Eine halbe Stunde später waren Rebecca und Tristan im Krankenhaus eingetroffen. Am Empfang fragten sie, wohin Marlene Malone gebracht worden war. Die Schwester gab ihnen die Information und wies ihnen den Weg zur Station. Rebecca und Tristan saßen fünf Minuten später auf einer sterilen Station. Die weißen Wände waren blass wie eine kranke Haut, das kalte Neonflimmerlicht ließ die beiden wie Gespenster aussehen.
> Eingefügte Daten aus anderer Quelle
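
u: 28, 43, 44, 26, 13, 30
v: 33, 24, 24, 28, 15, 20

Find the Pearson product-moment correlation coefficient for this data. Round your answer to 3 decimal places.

n = 6, Σu = 184, Σv = 144, Σu² = 6314, Σv² = 3650, Σuv = 4535
nΣuv − ΣuΣv = 27210 − 26496 = 714
nΣu² − (Σu)² = 37884 − 33856 = 4028; nΣv² − (Σv)² = 21900 − 20736 = 1164
r = 714 / √(4028 × 1164) = 714 / 2165.3157 ≈ 0.330

0.330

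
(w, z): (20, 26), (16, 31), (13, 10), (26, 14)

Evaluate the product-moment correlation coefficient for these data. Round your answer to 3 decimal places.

n = 4, Σw = 75, Σz = 81, Σw² = 1501, Σz² = 1933, Σwz = 1510
nΣwz − ΣwΣz = 6040 − 6075 = -35
nΣw² − (Σw)² = 6004 − 5625 = 379; nΣz² − (Σz)² = 7732 − 6561 = 1171
r = -35 / √(379 × 1171) = -35 / 666.1899 ≈ -0.053

-0.053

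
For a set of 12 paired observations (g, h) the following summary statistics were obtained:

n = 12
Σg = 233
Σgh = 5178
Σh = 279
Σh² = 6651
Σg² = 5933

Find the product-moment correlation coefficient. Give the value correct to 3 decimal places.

r = (nΣgh − ΣgΣh) / √[(nΣg² − (Σg)²)(nΣh² − (Σh)²)]
Numerator: 12×5178 − 233×279 = -2871
Denominator: √[(71196 − 54289)(79812 − 77841)] = √[16907 × 1971] = 5772.6681
r = -2871 / 5772.6681 ≈ -0.497

-0.497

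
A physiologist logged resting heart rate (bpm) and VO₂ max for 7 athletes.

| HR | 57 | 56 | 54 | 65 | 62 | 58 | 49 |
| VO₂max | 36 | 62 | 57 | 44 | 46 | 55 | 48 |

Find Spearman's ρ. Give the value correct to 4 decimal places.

-0.5000

Rank HR: 4, 3, 2, 7, 6, 5, 1
Rank VO₂max: 1, 7, 6, 2, 3, 5, 4
d = rank(HR) − rank(VO₂max): 3, -4, -4, 5, 3, 0, -3; Σd² = 84
ρ = 1 − 6Σd² / [n(n²−1)] = 1 − 6×84 / (7×48) = 1 − 504/336 ≈ -0.5000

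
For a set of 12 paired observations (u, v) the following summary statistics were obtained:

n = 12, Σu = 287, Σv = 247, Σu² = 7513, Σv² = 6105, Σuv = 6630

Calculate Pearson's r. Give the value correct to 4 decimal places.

0.8878

r = (nΣuv − ΣuΣv) / √[(nΣu² − (Σu)²)(nΣv² − (Σv)²)]
Numerator: 12×6630 − 287×247 = 8671
Denominator: √[(90156 − 82369)(73260 − 61009)] = √[7787 × 12251] = 9767.2175
r = 8671 / 9767.2175 ≈ 0.8878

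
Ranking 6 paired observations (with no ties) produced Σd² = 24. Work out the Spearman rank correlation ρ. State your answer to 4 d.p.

ρ = 1 − 6Σd² / [n(n²−1)] = 1 − 6×24 / (6×35)
  = 1 − 144/210 = 1 − 0.68571 ≈ 0.3143

0.3143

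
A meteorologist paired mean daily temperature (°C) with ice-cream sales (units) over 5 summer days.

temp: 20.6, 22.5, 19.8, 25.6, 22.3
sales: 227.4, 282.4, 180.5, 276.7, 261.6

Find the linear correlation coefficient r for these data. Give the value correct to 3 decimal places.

n = 5, Σx = 110.8, Σy = 1228.6, Σx² = 2475.3, Σy² = 309038.22, Σxy = 27529.54
nΣxy − ΣxΣy = 137647.7 − 136128.88 = 1518.82
nΣx² − (Σx)² = 12376.5 − 12276.64 = 99.86; nΣy² − (Σy)² = 1545191.1 − 1509457.96 = 35733.14
r = 1518.82 / √(99.86 × 35733.14) = 1518.82 / 1888.9974 ≈ 0.804

0.804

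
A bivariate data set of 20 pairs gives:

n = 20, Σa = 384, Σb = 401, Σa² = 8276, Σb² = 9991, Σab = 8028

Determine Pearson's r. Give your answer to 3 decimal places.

0.248

r = (nΣab − ΣaΣb) / √[(nΣa² − (Σa)²)(nΣb² − (Σb)²)]
Numerator: 20×8028 − 384×401 = 6576
Denominator: √[(165520 − 147456)(199820 − 160801)] = √[18064 × 39019] = 26548.8082
r = 6576 / 26548.8082 ≈ 0.248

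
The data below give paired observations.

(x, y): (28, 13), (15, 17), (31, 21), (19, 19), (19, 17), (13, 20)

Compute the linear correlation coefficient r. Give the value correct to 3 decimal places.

-0.148

n = 6, Σx = 125, Σy = 107, Σx² = 2861, Σy² = 1949, Σxy = 2214
nΣxy − ΣxΣy = 13284 − 13375 = -91
nΣx² − (Σx)² = 17166 − 15625 = 1541; nΣy² − (Σy)² = 11694 − 11449 = 245
r = -91 / √(1541 × 245) = -91 / 614.4469 ≈ -0.148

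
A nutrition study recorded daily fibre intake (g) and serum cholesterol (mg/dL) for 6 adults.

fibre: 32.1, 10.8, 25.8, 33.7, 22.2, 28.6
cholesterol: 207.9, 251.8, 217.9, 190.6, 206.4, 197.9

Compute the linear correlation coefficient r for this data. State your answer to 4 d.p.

-0.9026

n = 6, Σx = 153.2, Σy = 1272.5, Σx² = 4259.18, Σy² = 272199.79, Σxy = 31680.09
nΣxy − ΣxΣy = 190080.54 − 194947 = -4866.46
nΣx² − (Σx)² = 25555.08 − 23470.24 = 2084.84; nΣy² − (Σy)² = 1633198.74 − 1619256.25 = 13942.49
r = -4866.46 / √(2084.84 × 13942.49) = -4866.46 / 5391.4618 ≈ -0.9026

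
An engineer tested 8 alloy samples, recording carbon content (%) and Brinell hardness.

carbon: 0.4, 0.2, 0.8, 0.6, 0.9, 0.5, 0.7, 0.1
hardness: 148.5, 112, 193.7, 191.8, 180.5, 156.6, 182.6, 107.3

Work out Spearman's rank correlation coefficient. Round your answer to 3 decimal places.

Rank carbon: 3, 2, 7, 5, 8, 4, 6, 1
Rank hardness: 3, 2, 8, 7, 5, 4, 6, 1
d = rank(carbon) − rank(hardness): 0, 0, -1, -2, 3, 0, 0, 0; Σd² = 14
ρ = 1 − 6Σd² / [n(n²−1)] = 1 − 6×14 / (8×63) = 1 − 84/504 ≈ 0.833

0.833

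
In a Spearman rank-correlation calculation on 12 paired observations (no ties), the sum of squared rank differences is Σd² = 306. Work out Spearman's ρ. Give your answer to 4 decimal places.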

Rebecca konnte nicht lange sitzbleiben, und so sprang sie auf und tigerte ruhelos auf uns ab. „Das kann doch nicht so lange dauern, oder?“, fragte sie nervös. „Sie wollen eben keinen Fehler machen, da werden die Untersuchungen wohl ein bisschen dauern!“, beruhigte Tristan sie. Schließlich kam der Doktor heraus und trat auf sie zu. „Was hat sie?“, wollte Rebecca wissen. Der Doktor sah sie an. „Sie hat eine Gehirnerschütterung und ist ziemlich matt. Wir werden sie zur Beobachtung eine Nacht hier behalten, und morgen kann sie dann entlassen werden.“ Rebecca fiel ein ganzes Bergwerk vom Herzen. Sie lachte, und fiel dem Arzt um den Hals, der etwas überrascht war. „Vielen Dank, Herr Doktor!“, bedankte sie sich. „Kann ich zu ihr?“, wollte sie wissen. „Ja, aber nur kurz, sie braucht heute unbedingt Ruhe!“, wies sie der Arzt ernst an.
Rebecca öffnete leise die Tür. Marlene hatte sie Augen geschlossen. Rebecca erschrak im ersten Moment, als sie die Blondine im Krankenbett liegen sah. Die blasse Schönheit schien noch blasser zu sein, als sie es sonst schon war. Über ihrem Auge klebte ein Pflaster. Rebecca trat leise an das Bett, aber Marlene war schon aufgewacht. „Rebecca!“, brummte sie müde. „Hey! Was machst du denn? Musst du immer die Heldin spielen?“, fragte Rebecca leise. „Wie geht es Finn?“, wollte Marlene wissen. „Er schläft zu Hause! Er hat wenig davon mitbekommen, was wirklich los war!“, erzählte Rebecca. Marlene nickte erleichtert. „Ich bin so müde!“, meinte sie. „Dann schlaf weiter!“, meinte Rebecca, beugte sich zu ihr herunter, und gab ihr einen vorsichtigen Kuss. Marlene drehte ihren Kopf zur Seite, und war schon wieder eingeschlafen…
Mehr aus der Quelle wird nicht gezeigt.